RNA - New York City Mayor Bill de Blasio has announced a series of measures to tackle what he called an anti-Semitism "crisis" sweeping the United States.

"It has taken a more and more violent form," de Blasio told NPR, adding that the "forces of hate have been unleashed."

De Blasio said he was increasing police presence in Jewish communities of New York, as well as adding security cameras and community safety patrols.

De Blasio's remarks came after Grafton Thomas, 37, allegedly entered Rabbi Chaim Rottenberg's house during Hanukkah celebrations and stabbed five people with a machete before fleeing.

The attack happened late on Saturday in Rockland County, about 30 miles north of New York City. Authorities said Thomas had handwritten journals containing anti-Semitic references and had recently used his phone to look up information on German dictator Adolf Hitler.

New York, home to the largest Jewish community outside of Israel, had long been a place where Jews felt safe. But after Saturday's stabbing frenzy, and a shooting earlier this month at a kosher deli in New York's Jersey City that left six dead, the community is on edge.

"Anti-Semitism has never been so bad. It's becoming more and more of an issue. It's crazy," 23-year-old Chaim Kaplan tells AFP after completing his prayers Monday morning at the Chabad Lubavitch World Headquarters in Crown Heights.

Last year, a white supremacist shot dead 11 people at a Pittsburgh synagogue -- the deadliest attack against the Jewish community in the United States.

A report in April from the Anti-Defamation League stated that the number of anti-Semitic attacks in 2018 was close to the record of 2017, with 1,879 incidents.

US President Donald Trump on Sunday urged Americans to unite against anti-Semitism.

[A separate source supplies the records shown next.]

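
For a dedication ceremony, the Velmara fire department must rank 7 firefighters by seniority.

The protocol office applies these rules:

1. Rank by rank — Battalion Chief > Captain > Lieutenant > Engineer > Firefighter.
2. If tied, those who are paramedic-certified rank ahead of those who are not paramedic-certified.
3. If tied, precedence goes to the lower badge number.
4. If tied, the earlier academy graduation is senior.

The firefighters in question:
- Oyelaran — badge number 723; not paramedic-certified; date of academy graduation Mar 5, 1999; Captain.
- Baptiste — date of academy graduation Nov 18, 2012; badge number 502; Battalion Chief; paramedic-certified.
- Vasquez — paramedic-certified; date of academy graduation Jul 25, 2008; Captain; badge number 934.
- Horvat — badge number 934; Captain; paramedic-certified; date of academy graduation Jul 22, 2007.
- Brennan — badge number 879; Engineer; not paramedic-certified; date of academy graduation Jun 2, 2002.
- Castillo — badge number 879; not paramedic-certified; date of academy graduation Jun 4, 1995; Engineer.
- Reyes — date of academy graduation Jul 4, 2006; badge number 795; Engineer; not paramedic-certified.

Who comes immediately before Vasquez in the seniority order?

Horvat

By rank: Baptiste (Battalion Chief); then Horvat, Vasquez and Oyelaran (Captain); then Reyes, Castillo and Brennan (Engineer).
Among Horvat, Vasquez and Oyelaran, paramedic-certified before not paramedic-certified: Horvat and Vasquez (paramedic-certified) before Oyelaran (not paramedic-certified).
Horvat and Vasquez both have badge number 934, so the next rule applies.
Among Horvat and Vasquez, by date of academy graduation (earlier first): Horvat (Jul 22, 2007) before Vasquez (Jul 25, 2008).
Reyes, Castillo and Brennan are each not paramedic-certified, so the next rule applies.
Among Reyes, Castillo and Brennan, by badge number (lower first): Reyes (795) before Castillo and Brennan (879).
Among Castillo and Brennan, by date of academy graduation (earlier first): Castillo (Jun 4, 1995) before Brennan (Jun 2, 2002).
Order: Baptiste, Horvat, Vasquez, Oyelaran, Reyes, Castillo, Brennan.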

"We must all come together to fight, confront, and eradicate the evil scourge of anti-Semitism," Trump tweeted, describing the attack at the Rabbis home as "horrific".

However, recent surveys show that the majority of Jews believe Trump bears some responsibility for the rising anti-Semitism in the US.

Experts say Trump is trying to help his 2020 election campaign by prolonging and weaponizing the debate over Israel and anti-Semitism among the Democratic Party, which has historically enjoyed more support among US Jews.